Mais donnons-nous le plaisir de les écouter un peu, avant de les analyser!

(mais on peut bien vous dire que l'album blanc stéréo sonne exceptionnellement bien!)

samedi 29 août 2009

Beatles remastered: autre critique dythirambique

  

Extrait du magazine Uncut, sous la plume de David Cavanagh

The key word is clarity. Not loudness. Clarity. The voices and instruments are crystal clear, pure, human, natural (except, of course, when filtered through psychedelic effects) and stripped of several decades’ worth of detritus and dust. It’s as if we’ve been visiting an art gallery to gaze in wonder at a masterpiece all these years, and then suddenly an attendant comes along with a sponge and wipes the painting from top to bottom. The techniques of mastering have been controversial in recent years, with accusations (and proof, indeed) that music is being ‘brickwalled’: compressed to headache-inducing levels in order to give albums an ersatz loudness. Had these CDs come out in 1999 or 2000, as many of us were hollering for them to do, it’s likely they would now need remastering again.

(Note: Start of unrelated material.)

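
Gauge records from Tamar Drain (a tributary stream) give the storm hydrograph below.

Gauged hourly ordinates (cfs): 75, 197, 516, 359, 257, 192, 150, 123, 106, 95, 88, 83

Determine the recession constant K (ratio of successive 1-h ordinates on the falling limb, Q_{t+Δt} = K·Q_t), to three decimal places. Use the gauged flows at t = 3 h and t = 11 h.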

It’s a weird thing to say, but Apple’s frustrating procrastination has turned out to be a lifesaver for these albums. Remastered by a small team of Abbey Road engineers over a four-year period, the CDs have not been brickwalled or over-compressed (unlike the 2000 compilation 1, which sounds unpleasantly ‘glassy’ in comparison), and nor do they even sound particularly loud (unless you turn them up). The two that have been restored to the point of miraculousness and beyond, The White Album and Abbey Road, are the ones I’d recommend first to people on limited budgets. Abbey Road’s Long Medley is simply a breathtaking musical tapestry. When it has to rock, it rocks. When it needs to be subtle (there is much more to the transition between “You Never Give Your Money” and “Sun King” than we previously thought), it has a warm, heavenly glow.

Of course, one could argue that any old rubbish would sound impressive on Abbey Road’s state-of-the-art, quintessentially expensive speakers. Perhaps we should all calm down a bit, chum. Will your so-called ‘clarity’ be detectable on a normal, high-street CD player, or on an iPod? It should, and it will. It’s not a question of surreptitious noise removal, or peak elimination, or making Magical Mystery Tour sound like MetallicaThe Beatles’ voices to the microphone: all of these are evident and undeniable. As a result, almost every album comes as a shock. They haven’t had plastic surgery. They’ve taken their masks off, and we didn’t even know they were wearing one.

History rewritten? No – history written honestly, truthfully, transparently, exhilaratingly, with no omissions or obfuscations. The Beatles up-close and personal. With blisters on their fingers.
La rumeur (non vérifiée) veut que le coffret mono soit presque épuisé. On verra bien!

jeudi 27 août 2009

BEATLES - les 1ères critiques apparaissent!

Ça y est! 
Certains chanceux ont déjà les coffrets des remasterings des Beatles entre les mains.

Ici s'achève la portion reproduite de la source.